Georgia Secretary of State Brian Kemp’s Nov. 3 accusation that Democrats attempted to hack the state’s voter registration database three days before a gubernatorial election he would go on to win was blasted at the time by cybersecurity experts, who said Kemp offered little evidence to support his claim. Six weeks later, a report confirming that Kemp made his accusation based on a single piece of flimsy evidence, and that no law-enforcement investigations ever took place, strongly suggests Georgia has ignored good election security practices, an expert in the field told StateScoop. Eric Hodge, the director of election security services for the security firm CyberScout, responded to a Dec. 14 report by the Atlanta Journal-Constitution that found that Kemp’s claim that Democrats tried to hack the state voter file was based on a lone email to a Democratic volunteer from a software developer who said he found vulnerabilities in the database. In his capacity as secretary of state, Kemp, who resigned Nov. 8, was Georgia’s top elections official, leading to criticisms about whether he should oversee an election for governor in which he was also the Republican candidate.

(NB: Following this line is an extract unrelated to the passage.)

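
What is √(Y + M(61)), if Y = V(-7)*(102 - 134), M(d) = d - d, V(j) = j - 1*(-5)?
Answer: 8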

Kemp defeated Democrat Stacey Abrams by about 55,000 votes, a margin that the Journal-Constitution reported could’ve been swayed by his last-minute accusation of an attempted cyberattack.
“In this case, it seems the Georgia leadership shot the messenger and thought the messenger was representing a political opponent and accused them of malfeasance,” Hodge said. “It had the feel of a political reaction.”
The vulnerabilities in question were spotted when the developer, identified by the Journal-Constitution as Richard Wright, logged on to Georgia’s voter website to check his registration. Upon attempting to download a sample ballot, Wright discovered the site allowed public users to download any file, and that altering certain numerals in the URL for a voter registration allowed users to access any Georgia voter’s file, containing many lines of personally identifying information. Wright eventually emailed his concerns to the state Democratic Party, which forwarded it to security experts at Georgia Tech.